Banner
Workflow

The issue of institutional violence, addressing it

The issue of institutional violence, addressing it
Contact Counsellor

The issue of institutional violence, addressing it

  • Six hundred and forty-two million voters, more than half of whom were female, cast a vote in the largest democratic process in action in the world.
  • Yet, in a country where 90 rapes are reported everyday, very few among the 2,823 candidates who stood for elections, had women’s safety on their electoral agenda.
  • For those that did, all were sporadic and none tackled the underlying institutional violence that millions of survivors live through everyday.

Domestic Violence

  • Nearly 50% women face domestic violence and two out of three Dalit women face sexual violence in their lifetimes.
  • Yet, not just political parties ignored this. Even voters did not seem to demand it.
  • Gender-based violence is incorrectly presumed to be one specific act of violence, often by an intimate partner at the household level, that politicians cannot address.
  • However, in a white paper developed through 200-plus hours of interviews and discussions with lived experts, it was found that the institutional violence on survivors is often prolonged and worse than the specific act of gender-based violence itself.
  • Institutional violence against survivors starts even before the reporting process, influencing their decision to come forward.
  • For example, a report published in 2019 by J-PAL, a global policy think tank, showed that 39% of officers in India think that complaints of gender-based violence are usually baseless.
  • Despite one in two women facing intimate partner violence, India has one of the lowest divorce rates in the world at 1%.
  • A report estimated that 77% of women in India remain silent, even to their closest relatives, about the violence they endure.
  • WHO calls for greater attention to violence against women with disabilities, and older women

Problems in rural India

  • In rural India, male and upper-caste dominated panchayats add an additional set of barriers for women to seek justice.
  • Divorce is almost never an option: India has a backlog of 40 million court cases and this particularly impacts survivors of gender-based violence, even more so survivors from marginalized communities with pre-existing systemic inequities due to their caste, literacy and geography.
  • This is where bureaucrats and elected leaders can come in and make a difference by creating survivor-centric institutions.
  • For years, social impact organisations have been taking up this responsibility to train police and members of the judicial system to adopt a trauma-informed lens.
  • For example, Vanangna, a women-led organisation in Bundelkhand trains government officials, including the police and law enforcement, on women-centric and survivor-centric processes.
  • We need to adopt these learnings at a national level, and we need the wisdom of survivors of violence, especially those from historically marginalised communities, to help us design and validate a just system.
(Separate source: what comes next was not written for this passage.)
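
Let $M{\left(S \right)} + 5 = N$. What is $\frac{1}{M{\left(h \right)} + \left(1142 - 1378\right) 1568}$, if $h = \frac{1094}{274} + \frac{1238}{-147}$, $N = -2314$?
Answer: $- \frac{1}{372367} \approx -2.6855 \cdot 10^{-6}$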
Strong laws but weak implementation

  • India has strong domestic violence laws, yet, implementation has been a colossal failure due to inept officials and archaic processes.
  • This is unsurprising because the officials come from the very society that has condoned violence.
  • We need a national reimagination and improvisation of our justice institutions by leveraging the learnings of organisations such as Vanangna, to make them trauma-informed and focused on healing.
  • For decades, institutional violence has been amplified by a lack of data.
  • It is impossible to truly understand how often and how many women are being denied access to justice.

Way forward

  • Granted, the recent updates to criminal law procedures heavily focus on timeliness and ease of access through digital means.
  • However, this needs to be accompanied by gender-sensitive training and monitoring and evaluation measures to ensure staff have a trauma-informed approach when working with survivors of violence.
  • Voters and politicians have the power to shine a light on the issue and make a massive difference.
  • For example, with the widespread government campaign to promote education of girls, we have seen a massive national shift in enrolment of girls in school.
  • For such a shift to happen in the small and large institutions of our country where survivors of violence no longer fear the repercussions of accessing justice, we, as voters, must demand our rights.